While that advice was fairly uniform for all students interested in elementary education, no specific major has been seen as the only or best path of preparation. At PSU, students are encouraged to consider a wide range of majors. Those choices can be made based on some combination of students’ particular academic interests, the age group they are most focused on teaching, or on particular teacher shortage areas. The best sort of elementary school has teachers trained in the essential core of the curriculum. Additionally, they need to have teachers with particular strengths and backgrounds in many fields.

While the majority of PSU students who intend to apply to the Graduate Teacher Education Program major in one of the interdisciplinary majors within the College of Liberal Arts and Sciences, we continue to see and encourage students to major in fields like foreign languages, history, geography and English, among others. The minor allows students to make wise choices among many majors, while at the same time giving them an elementary ed focus at the undergraduate level. Much of the coursework in the minor is made up of courses that are pre-requisites to the Graduate School of Education. The minor adds courses in areas where students have tended to be less well prepared such as math and science. It also requires courses, such as Ed 420, which have always been highly recommended, but not required.

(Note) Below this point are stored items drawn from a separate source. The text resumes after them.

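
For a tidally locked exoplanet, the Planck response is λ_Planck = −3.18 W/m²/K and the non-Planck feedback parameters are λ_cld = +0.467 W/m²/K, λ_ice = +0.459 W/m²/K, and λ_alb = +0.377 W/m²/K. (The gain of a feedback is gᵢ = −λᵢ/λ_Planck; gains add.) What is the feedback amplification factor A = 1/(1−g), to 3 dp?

Convert to gains: g_cld = 0.467/3.18 = 0.1469; g_ice = 0.459/3.18 = 0.1443; g_alb = 0.377/3.18 = 0.1186.
Total gain g = 0.4098.
A = 1/(1 − 0.4098) = 1.694.

1.694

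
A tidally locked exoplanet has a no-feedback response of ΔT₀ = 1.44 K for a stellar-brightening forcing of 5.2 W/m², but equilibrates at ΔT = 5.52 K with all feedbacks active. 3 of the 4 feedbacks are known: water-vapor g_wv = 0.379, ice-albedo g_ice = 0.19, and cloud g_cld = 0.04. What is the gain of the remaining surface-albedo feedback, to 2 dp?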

Our students will continue to make a wide range of good choices about which pathway they will follow to prepare for a career as an elementary teacher. For some, that will include this new minor. For others it will not.

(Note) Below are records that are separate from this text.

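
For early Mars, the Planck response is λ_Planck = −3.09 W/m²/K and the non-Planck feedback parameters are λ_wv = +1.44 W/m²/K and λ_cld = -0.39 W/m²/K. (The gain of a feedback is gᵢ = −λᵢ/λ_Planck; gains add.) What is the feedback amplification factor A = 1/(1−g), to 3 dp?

Convert to gains: g_wv = 1.44/3.09 = 0.466; g_cld = -0.39/3.09 = -0.1262.
Total gain g = 0.3398.
A = 1/(1 − 0.3398) = 1.515.

1.515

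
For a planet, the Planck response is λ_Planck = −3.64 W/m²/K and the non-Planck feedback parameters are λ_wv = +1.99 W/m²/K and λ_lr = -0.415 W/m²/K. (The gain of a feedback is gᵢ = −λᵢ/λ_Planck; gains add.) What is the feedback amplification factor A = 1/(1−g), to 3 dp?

Convert to gains: g_wv = 1.99/3.64 = 0.5467; g_lr = -0.415/3.64 = -0.114.
Total gain g = 0.4327.
A = 1/(1 − 0.4327) = 1.763.

1.763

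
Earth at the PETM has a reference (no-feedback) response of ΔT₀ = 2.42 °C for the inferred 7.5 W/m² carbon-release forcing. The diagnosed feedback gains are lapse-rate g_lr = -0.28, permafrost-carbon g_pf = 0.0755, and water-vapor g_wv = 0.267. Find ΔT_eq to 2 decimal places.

2.58 °C

Total gain g = -0.28 + 0.0755 + 0.267 = 0.0625.
Amplification A = 1/(1 − 0.0625) = 1.067.
ΔT = 2.42 × 1.067 = 2.58 °C.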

Robert Mercerassistant dean, College of Liberal Arts and Sciences

University Studies is an asset to PSU

As mentioned in the Vanguard article detailing the now-famous pink slips, doing away with the graduate mentor program could mean the beginning of the end of University Studies. Here is my vote in favor of keeping the program intact. I met the love of my life in a University Studies class. She was a biology major, and I was working towards a degree in English. We might never have met if not for the requirement; there were not any other classes that we would have taken together. But because of so many factors, we both ended up in Transfer Transition: Frankenstein. And now, five years after that class, we are planning our Big Fat Gay Wedding. University Studies was implemented so that students could get a more broad exposure to education by taking a class here and there that would not otherwise be a requirement for a particular degree. I appreciate this. But I’ve heard quite a bit of grumbling from my fellow students about this particular aspect of University Studies in the form of, “Why do I have to take this? It has nothing to do with what I’m going to do with my life!” Why oh why do people complain about doing something that gives them a different perspective? Oh right, because this is the United States of America, and we are free to do any number of asinine things. So go ahead, complain about your many opportunities for education!

I believe that an important aspect of a happy, healthy life is having interests which differ from what we’re doing from 9 to 5. The fact that PSU has built this into a requirement for a coveted degree is astounding and praise-worthy. But instead of pride, this institution is feeling rather weak in the pocketbook. So on a completely unrelated topic let me just ask this: how much did the new rec center cost?